Whenever a great invention is made there is a dispute as to who should take the credit. Frequently an advance comes from putting together a number of smaller steps made by a number of individuals. Often the inventor is not the best person to develop the invention as this needs capital, a knowledge of managing a great project and some business sense. Arkwright's real contribution to the invention of mechanical spinning is not clear as there are competing claims and several authors have been partisan in making their claims for and against Arkwright. What cannot be doubted is that Arkwright put together the various processes needed to turn raw cotton into strong yarn by mechanised processes. Where others had made contributions but failed to patent them or find financial backers, Arkwright had the business sense to see his processes commercialised and built a cotton spinning empire. Other manufacturers wanted to use his processes and Arkwright would frequently grant permission under his patents on the condition that he had a stake in the company. In this way his wealth and influence grew.

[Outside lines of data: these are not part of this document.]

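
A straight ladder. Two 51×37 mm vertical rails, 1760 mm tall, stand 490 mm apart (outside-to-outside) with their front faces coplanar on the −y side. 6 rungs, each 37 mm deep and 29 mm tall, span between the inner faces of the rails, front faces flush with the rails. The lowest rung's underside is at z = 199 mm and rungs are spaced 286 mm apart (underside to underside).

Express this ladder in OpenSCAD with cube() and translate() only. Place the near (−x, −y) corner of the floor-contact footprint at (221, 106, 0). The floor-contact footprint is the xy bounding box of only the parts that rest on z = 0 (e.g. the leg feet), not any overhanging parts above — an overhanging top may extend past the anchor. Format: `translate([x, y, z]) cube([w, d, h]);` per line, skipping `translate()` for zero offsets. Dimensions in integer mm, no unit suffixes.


translate([221, 106, 0]) cube([51, 37, 1760]);
translate([660, 106, 0]) cube([51, 37, 1760]);
translate([272, 106, 199]) cube([388, 37, 29]);
translate([272, 106, 485]) cube([388, 37, 29]);
translate([272, 106, 771]) cube([388, 37, 29]);
translate([272, 106, 1057]) cube([388, 37, 29]);
translate([272, 106, 1343]) cube([388, 37, 29]);
translate([272, 106, 1629]) cube([388, 37, 29]);


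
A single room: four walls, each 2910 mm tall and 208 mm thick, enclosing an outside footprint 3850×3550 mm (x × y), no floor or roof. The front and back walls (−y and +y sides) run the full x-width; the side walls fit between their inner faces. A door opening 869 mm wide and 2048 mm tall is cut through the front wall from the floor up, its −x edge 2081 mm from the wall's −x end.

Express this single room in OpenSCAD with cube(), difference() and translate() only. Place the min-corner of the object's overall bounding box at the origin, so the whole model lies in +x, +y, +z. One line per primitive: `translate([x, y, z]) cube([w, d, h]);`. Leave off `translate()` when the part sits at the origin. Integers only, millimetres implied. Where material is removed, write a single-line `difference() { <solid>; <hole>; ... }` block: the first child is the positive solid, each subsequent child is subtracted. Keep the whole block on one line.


difference() { cube([3850, 208, 2910]); translate([2081, 0, 0]) cube([869, 208, 2048]); }
translate([0, 3342, 0]) cube([3850, 208, 2910]);
translate([0, 208, 0]) cube([208, 3134, 2910]);
translate([3642, 208, 0]) cube([208, 3134, 2910]);


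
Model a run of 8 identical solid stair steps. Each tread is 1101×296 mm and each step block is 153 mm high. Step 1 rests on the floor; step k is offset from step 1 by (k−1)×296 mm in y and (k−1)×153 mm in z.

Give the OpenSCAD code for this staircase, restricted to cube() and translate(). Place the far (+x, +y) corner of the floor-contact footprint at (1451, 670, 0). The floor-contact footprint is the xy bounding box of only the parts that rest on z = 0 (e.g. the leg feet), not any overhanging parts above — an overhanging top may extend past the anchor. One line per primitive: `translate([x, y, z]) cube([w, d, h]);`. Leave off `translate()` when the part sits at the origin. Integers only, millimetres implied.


translate([350, 374, 0]) cube([1101, 296, 153]);
translate([350, 670, 153]) cube([1101, 296, 153]);
translate([350, 966, 306]) cube([1101, 296, 153]);
translate([350, 1262, 459]) cube([1101, 296, 153]);
translate([350, 1558, 612]) cube([1101, 296, 153]);
translate([350, 1854, 765]) cube([1101, 296, 153]);
translate([350, 2150, 918]) cube([1101, 296, 153]);
translate([350, 2446, 1071]) cube([1101, 296, 153]);


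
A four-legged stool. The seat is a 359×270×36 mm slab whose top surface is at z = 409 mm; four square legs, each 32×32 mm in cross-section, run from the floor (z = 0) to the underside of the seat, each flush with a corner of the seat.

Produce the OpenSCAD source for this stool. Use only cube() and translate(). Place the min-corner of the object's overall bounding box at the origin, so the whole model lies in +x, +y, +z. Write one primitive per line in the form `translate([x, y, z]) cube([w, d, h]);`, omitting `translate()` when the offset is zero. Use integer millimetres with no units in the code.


// leg_h = 409 - 36 = 373
translate([0, 0, 373]) cube([359, 270, 36]);
cube([32, 32, 373]);
translate([327, 0, 0]) cube([32, 32, 373]);
translate([0, 238, 0]) cube([32, 32, 373]);
translate([327, 238, 0]) cube([32, 32, 373]);


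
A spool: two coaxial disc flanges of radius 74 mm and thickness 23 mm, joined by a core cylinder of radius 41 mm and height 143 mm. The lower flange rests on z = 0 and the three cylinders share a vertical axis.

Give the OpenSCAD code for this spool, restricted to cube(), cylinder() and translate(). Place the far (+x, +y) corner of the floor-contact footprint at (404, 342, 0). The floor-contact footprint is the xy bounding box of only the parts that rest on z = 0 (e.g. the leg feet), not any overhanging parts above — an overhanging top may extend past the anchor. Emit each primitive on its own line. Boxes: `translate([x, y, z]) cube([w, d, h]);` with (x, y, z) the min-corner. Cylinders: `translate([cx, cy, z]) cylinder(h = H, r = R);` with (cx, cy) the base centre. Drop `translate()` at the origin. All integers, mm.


translate([330, 268, 0]) cylinder(h = 23, r = 74);
translate([330, 268, 23]) cylinder(h = 143, r = 41);
translate([330, 268, 166]) cylinder(h = 23, r = 74);


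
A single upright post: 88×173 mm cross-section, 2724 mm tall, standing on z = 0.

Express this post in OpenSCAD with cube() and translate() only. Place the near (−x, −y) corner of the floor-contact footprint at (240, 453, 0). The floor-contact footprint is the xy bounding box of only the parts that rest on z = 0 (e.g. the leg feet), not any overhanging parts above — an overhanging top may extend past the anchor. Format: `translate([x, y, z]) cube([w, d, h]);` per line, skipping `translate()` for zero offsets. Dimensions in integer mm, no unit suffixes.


translate([240, 453, 0]) cube([88, 173, 2724]);


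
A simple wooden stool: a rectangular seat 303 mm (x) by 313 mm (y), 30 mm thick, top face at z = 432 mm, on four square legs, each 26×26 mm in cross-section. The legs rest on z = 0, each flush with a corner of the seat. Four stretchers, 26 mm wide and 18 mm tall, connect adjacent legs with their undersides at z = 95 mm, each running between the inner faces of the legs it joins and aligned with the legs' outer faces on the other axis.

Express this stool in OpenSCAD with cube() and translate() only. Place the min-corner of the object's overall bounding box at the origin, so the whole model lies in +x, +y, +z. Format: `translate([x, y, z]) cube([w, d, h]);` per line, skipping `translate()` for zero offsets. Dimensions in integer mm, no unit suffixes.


translate([0, 0, 402]) cube([303, 313, 30]);
cube([26, 26, 402]);
translate([277, 0, 0]) cube([26, 26, 402]);
translate([0, 287, 0]) cube([26, 26, 402]);
translate([277, 287, 0]) cube([26, 26, 402]);
translate([26, 0, 95]) cube([251, 26, 18]);
translate([26, 287, 95]) cube([251, 26, 18]);
translate([0, 26, 95]) cube([26, 261, 18]);
translate([277, 26, 95]) cube([26, 261, 18]);


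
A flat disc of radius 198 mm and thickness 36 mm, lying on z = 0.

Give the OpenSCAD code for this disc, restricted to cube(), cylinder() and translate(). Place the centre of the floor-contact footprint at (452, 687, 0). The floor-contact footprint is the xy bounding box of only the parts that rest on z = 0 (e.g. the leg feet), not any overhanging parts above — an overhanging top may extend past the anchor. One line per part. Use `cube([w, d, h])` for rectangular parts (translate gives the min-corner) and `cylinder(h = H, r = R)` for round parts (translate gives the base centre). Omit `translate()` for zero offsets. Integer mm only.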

The extensive article in the Dictionary of National Biography quotes several sources of information, but does not include two books from the early 19th century which I have consulted.  The article claims that Arkwright showed a high level of inventive genius in devising the new way of pulling out thread using two pairs of rollers. It is claimed to be a new principle. The article makes only the briefest mention of the prior work of Wyatt and Paul, who first used rollers for spinning in the 1730s. Wyatt and Paul's work is covered in the Encyclopaedia Britannica. Moreover, in Biographia Borealis, Lives of Distinguished Northerners, by Hartley Coleridge, it is stated in relation to the work of Wyatt and Paul that "no model or description of the machines now remains". This is not true; abstracts of the original patent are published and still available for view in the Patent Section of Manchester Central Library!

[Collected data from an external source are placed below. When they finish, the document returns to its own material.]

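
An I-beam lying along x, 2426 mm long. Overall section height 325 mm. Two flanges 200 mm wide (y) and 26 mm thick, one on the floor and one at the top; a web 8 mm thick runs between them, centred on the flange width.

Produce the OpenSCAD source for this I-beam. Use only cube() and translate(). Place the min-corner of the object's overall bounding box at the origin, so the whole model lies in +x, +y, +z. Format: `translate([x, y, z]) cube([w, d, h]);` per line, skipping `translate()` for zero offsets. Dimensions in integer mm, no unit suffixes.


cube([2426, 200, 26]);
translate([0, 96, 26]) cube([2426, 8, 273]);
translate([0, 0, 299]) cube([2426, 200, 26]);


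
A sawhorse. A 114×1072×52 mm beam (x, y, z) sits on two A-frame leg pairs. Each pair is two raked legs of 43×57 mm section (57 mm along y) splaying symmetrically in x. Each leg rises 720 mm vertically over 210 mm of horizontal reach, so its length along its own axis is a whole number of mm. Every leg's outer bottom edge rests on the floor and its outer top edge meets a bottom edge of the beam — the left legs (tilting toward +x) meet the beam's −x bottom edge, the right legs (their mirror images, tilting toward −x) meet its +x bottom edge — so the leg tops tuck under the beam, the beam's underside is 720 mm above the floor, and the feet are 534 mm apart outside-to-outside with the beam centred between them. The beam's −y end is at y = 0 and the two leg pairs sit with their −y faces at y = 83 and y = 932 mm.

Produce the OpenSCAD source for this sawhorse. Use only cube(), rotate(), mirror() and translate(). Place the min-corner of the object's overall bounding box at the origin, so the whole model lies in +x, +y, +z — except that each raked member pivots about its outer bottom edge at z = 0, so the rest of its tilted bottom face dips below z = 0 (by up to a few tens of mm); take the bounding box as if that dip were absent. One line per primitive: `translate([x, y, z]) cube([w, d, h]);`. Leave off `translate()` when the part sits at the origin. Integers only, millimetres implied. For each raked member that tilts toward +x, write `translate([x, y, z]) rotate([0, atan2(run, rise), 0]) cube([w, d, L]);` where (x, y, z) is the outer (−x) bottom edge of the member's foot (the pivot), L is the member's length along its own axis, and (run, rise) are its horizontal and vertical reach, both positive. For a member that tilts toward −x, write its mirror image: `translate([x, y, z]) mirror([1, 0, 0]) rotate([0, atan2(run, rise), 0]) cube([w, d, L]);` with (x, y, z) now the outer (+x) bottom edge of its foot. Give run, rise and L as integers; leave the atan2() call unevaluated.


translate([210, 0, 720]) cube([114, 1072, 52]);
translate([0, 83, 0]) rotate([0, atan2(210, 720), 0]) cube([43, 57, 750]);
translate([534, 83, 0]) mirror([1, 0, 0]) rotate([0, atan2(210, 720), 0]) cube([43, 57, 750]);
translate([0, 932, 0]) rotate([0, atan2(210, 720), 0]) cube([43, 57, 750]);
translate([534, 932, 0]) mirror([1, 0, 0]) rotate([0, atan2(210, 720), 0]) cube([43, 57, 750]);


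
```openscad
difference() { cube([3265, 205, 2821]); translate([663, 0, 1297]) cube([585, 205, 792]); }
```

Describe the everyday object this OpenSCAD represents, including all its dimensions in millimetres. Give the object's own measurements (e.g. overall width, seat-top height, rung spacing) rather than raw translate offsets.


A wall 3265 mm long (x), 205 mm thick (y), 2821 mm tall, with a rectangular window opening cut through it. The opening is 585 mm wide and 792 mm tall; its sill is at z = 1297 mm and its near (−x) edge is 663 mm from the wall's −x end. The opening passes through the full wall thickness.


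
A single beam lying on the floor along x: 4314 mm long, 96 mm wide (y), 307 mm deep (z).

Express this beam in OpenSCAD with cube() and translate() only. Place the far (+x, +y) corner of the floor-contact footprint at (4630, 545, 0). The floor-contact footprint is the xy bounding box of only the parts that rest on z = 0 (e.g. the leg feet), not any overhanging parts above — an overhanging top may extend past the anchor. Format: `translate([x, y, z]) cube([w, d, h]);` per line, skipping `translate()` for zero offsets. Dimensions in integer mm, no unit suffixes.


translate([316, 449, 0]) cube([4314, 96, 307]);


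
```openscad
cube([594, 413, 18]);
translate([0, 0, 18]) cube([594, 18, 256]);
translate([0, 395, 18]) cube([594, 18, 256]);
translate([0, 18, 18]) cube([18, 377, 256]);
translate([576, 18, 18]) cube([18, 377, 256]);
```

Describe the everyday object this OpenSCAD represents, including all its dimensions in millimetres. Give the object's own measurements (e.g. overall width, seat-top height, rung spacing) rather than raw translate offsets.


An open-topped rectangular box: outside dimensions 594×413×274 mm, with a uniform wall and base thickness of 18 mm. The base is a full 594×413 slab on the floor; four walls sit on top of the base. The front and back walls (the −y and +y sides) span the full width; the two side walls fit between them.


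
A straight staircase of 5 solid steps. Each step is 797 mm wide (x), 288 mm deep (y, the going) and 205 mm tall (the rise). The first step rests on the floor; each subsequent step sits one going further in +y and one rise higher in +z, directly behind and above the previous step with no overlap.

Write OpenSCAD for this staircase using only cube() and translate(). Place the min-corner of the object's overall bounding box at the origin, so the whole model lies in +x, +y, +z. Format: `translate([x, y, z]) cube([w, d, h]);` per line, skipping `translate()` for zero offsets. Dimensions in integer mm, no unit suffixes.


cube([797, 288, 205]);
translate([0, 288, 205]) cube([797, 288, 205]);
translate([0, 576, 410]) cube([797, 288, 205]);
translate([0, 864, 615]) cube([797, 288, 205]);
translate([0, 1152, 820]) cube([797, 288, 205]);


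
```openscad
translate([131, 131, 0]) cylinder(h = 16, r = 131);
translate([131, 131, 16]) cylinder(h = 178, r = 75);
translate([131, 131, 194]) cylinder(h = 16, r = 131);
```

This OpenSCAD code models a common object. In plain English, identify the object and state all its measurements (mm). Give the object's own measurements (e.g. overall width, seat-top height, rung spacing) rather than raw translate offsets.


A spool: two coaxial disc flanges of radius 131 mm and thickness 16 mm, joined by a core cylinder of radius 75 mm and height 178 mm. The lower flange rests on z = 0 and the three cylinders share a vertical axis.


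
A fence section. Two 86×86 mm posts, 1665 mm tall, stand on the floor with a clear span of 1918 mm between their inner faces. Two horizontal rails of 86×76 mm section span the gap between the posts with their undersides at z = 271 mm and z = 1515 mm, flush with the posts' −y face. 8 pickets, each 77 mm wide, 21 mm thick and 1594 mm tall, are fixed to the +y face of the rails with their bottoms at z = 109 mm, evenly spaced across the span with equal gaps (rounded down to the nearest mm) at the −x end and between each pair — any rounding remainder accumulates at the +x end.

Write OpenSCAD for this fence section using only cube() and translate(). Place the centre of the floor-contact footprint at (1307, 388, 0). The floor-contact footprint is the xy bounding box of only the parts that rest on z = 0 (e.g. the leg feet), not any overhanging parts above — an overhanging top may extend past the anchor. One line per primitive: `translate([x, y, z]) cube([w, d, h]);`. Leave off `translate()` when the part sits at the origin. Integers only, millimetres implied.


translate([262, 345, 0]) cube([86, 86, 1665]);
translate([2266, 345, 0]) cube([86, 86, 1665]);
translate([348, 345, 271]) cube([1918, 86, 76]);
translate([348, 345, 1515]) cube([1918, 86, 76]);
translate([492, 431, 109]) cube([77, 21, 1594]);
translate([713, 431, 109]) cube([77, 21, 1594]);
translate([934, 431, 109]) cube([77, 21, 1594]);
translate([1155, 431, 109]) cube([77, 21, 1594]);
translate([1376, 431, 109]) cube([77, 21, 1594]);
translate([1597, 431, 109]) cube([77, 21, 1594]);
translate([1818, 431, 109]) cube([77, 21, 1594]);
translate([2039, 431, 109]) cube([77, 21, 1594]);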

To a Lancastrian, one of the more surprising features of the development of cotton spinning is that although the main steps were made by Lancashire men, Hargreaves, Highs, Kay, Arkwright, and Crompton they were not initially backed by Lancashire merchants and manufacturers and the first water powered spinning mill was at Cromford in Derbyshire; the second was at Belper in the same county.

Arkwright's first steam powered mill was in Nottingham in 1790. Drinkwater's mill in Manchester has a claim to be the first to have a steam engine, in 1789. These were followed rapidly by McConnel Kennedy and the Chorlton Mills in the 1790s. Although Boulton and Watt had patents on their steam engines they had competitors in Sherrat and Bateman in Manchester who pirated some of their inventions and, being based locally, were able to exploit the growing demand from cotton manufacturers.


Dictionary of National Biography.
Cromford, - A History, by Peter J. Naylor, in The Derbyshire Heritage Series, 1999, ISBN 184173-007-6. Chapter 4: The Age of Arkwright.
Biographia Borealis, Lives of Distinguished Northerners, by Hartley Coleridge, published by Whitaker & Treacher, London, Leeds and Bingley, 1833.
A Compendious History of the Cotton Manufacture with a disavowal of the claim of Sir Richard Arkwright, by R. Guest, published by Joseph Pratt, 1823.
Hutchinson Encyclopaedia on CD ROM
Encyclopaedia Britannica on CD ROM
History of the Textile Industry in Manchester, a course of lectures by Chris Makepeace at Wilmslow Guild in 2000.
Four Centuries of Lancashire Cotton, by Geoffrey Timmins, published by Lancashire County Books, 1996, paperback, 92 pages, ISBN 1-871236-41-X. In addition to giving a short but authoritative account of the cotton industry with numerous references to original sources, this book has many illustrations of machinery and mills.
A Cotton Enterprise, 1795-1840, a history of McConnel & Kennedy, fine cotton spinners, by C. H. Lee, published by Manchester University Press, 1972, ISBN 0 7190 0486 1.
Samuel Oldknow and the Arkwrights, the industrial revolution in Marple and Stockport, by George Unwin, first edition 1923, second edition published by Augustus Kelly, New York, 1968.